Elle la dévisagea avec méchanceté avant de s’adoucir légèrement.

–Excuse-moi. Ce fait deux semaines que nous l’entraînons et il n’y a aucun progrès notables. Il n’a pas la carrure pour le genre d’épreuve que Shagal souhaite. Il a toutes les qualités requises pour la chasse mais une aucune pour une danse des épées.

Elle expira lentement et son souffle se transforma en une brume légère.

–J’ai peur que cette fois nous n’y arriverons pas.

–C’est aussi critique ?

Freya acquiesça doucement avant de reporter son attention sur les deux hommes.

–Regarde-le bouger. Tiyliu avait trois d’avance.

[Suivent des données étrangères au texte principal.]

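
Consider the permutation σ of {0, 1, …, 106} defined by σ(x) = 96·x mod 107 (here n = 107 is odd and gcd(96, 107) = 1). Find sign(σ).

-1

Orbit of 22 under x↦96x: [22, 79, 94, 36, 32, 76, 20]… (length divides ord_107(96)).
Decompose π into cycles: lengths [106, 1] (2 cycles, including the fixed point 0).
107 − 2 = 105 transpositions; sign(π) = (−1)^105 = -1.
(96|107)_J = -1 (Zolotarev's lemma cross-check).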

–Il conserve ses réflexes de chasseur, commenta Cilanna.

–Trop même. Oron !

Comme Freya l’avait prévu, le jeune homme tourna la tête et Zorak en profita pour lui asséner un revers de la main droite. Une nouvelle fois, son visage rencontra la neige.

–Ne te laisse jamais distraire, cingla Freya.

Compatissant, Zorak lui tendit son bras. Oron l’accepta de mauvaise grâce.

–Un chasseur doit écouter, continua sa sœur. Tandis qu’il observe une proie, un prédateur peut le guetter, lui. Ses sens doivent lui offrir une seconde vision là où ses yeux ne peuvent se poser. Son instinct l’oblige à le regarder mais dans un combat, un tel comportement peut te coûter la vie. Zorak ! Héla-t-elle, je vais prendre la relève.

Le guerrier acquiesça et s’inclina devant Cilanna tandis que Freya conseillait à son minable champion comme elle l’appelait d’appliquer de la neige sur son œil au beurre noir.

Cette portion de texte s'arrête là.